BPC TEVE CRESCIMENTO ACELERADO A PARTIR DE 2022
As concessões do BPC tiveram uma aceleração considerável a partir do segundo semestre de 2022. Até então, o público do programa oscilava entre 4,6 milhões e 4,7 milhões, com pequenas variações mensais. Em julho daquele ano, o governo habilitou 93 mil novos beneficiários. No mês seguinte, mais 90 mil.
Desde então, as concessões têm se mantido superiores a 50 mil por mês. Em abril, a quantidade de pessoas que estão no BPC alcançou 5,9 milhões.
Embora houvesse um represamento de pedidos, devido à fila do INSS (Instituto Nacional do Seguro Social), técnicos do governo veem uma situação de descontrole e buscam explicações para o fenômeno.
Além das concessões, também aumentou o número de novos requerimentos, de 146,6 mil por mês na média de 2023 para 170,9 mil mensais em 2024. O avanço se dá em todas as regiões, mas tem mais força no Norte, Nordeste e Centro-Oeste.
Um dos possíveis fatores de impulso foi a mudança feita em 2021 na Loas (Lei Orgânica de Assistência Social), que permitiu deduzir da renda familiar os valores destinados a pagar médicos, fraldas, alimentos especiais ou medicamentos. Em outubro daquele ano, o governo baixou uma portaria definindo um abatimento padrão para cada categoria, simplificando o processo.

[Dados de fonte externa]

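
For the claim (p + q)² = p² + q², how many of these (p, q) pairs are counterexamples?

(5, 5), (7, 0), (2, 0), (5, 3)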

O Executivo também simplificou a avaliação social, permitindo a aprovação automática nesse quesito em algumas situações. Ainda assim, o requerente precisa passar pela avaliação de renda e, se for pessoa com deficiência, pela perícia médica.
Há ainda brechas legais, como uma portaria da época da pandemia de Covid-19 que permite a concessão do BPC a pessoas que não estão no Cadastro Único.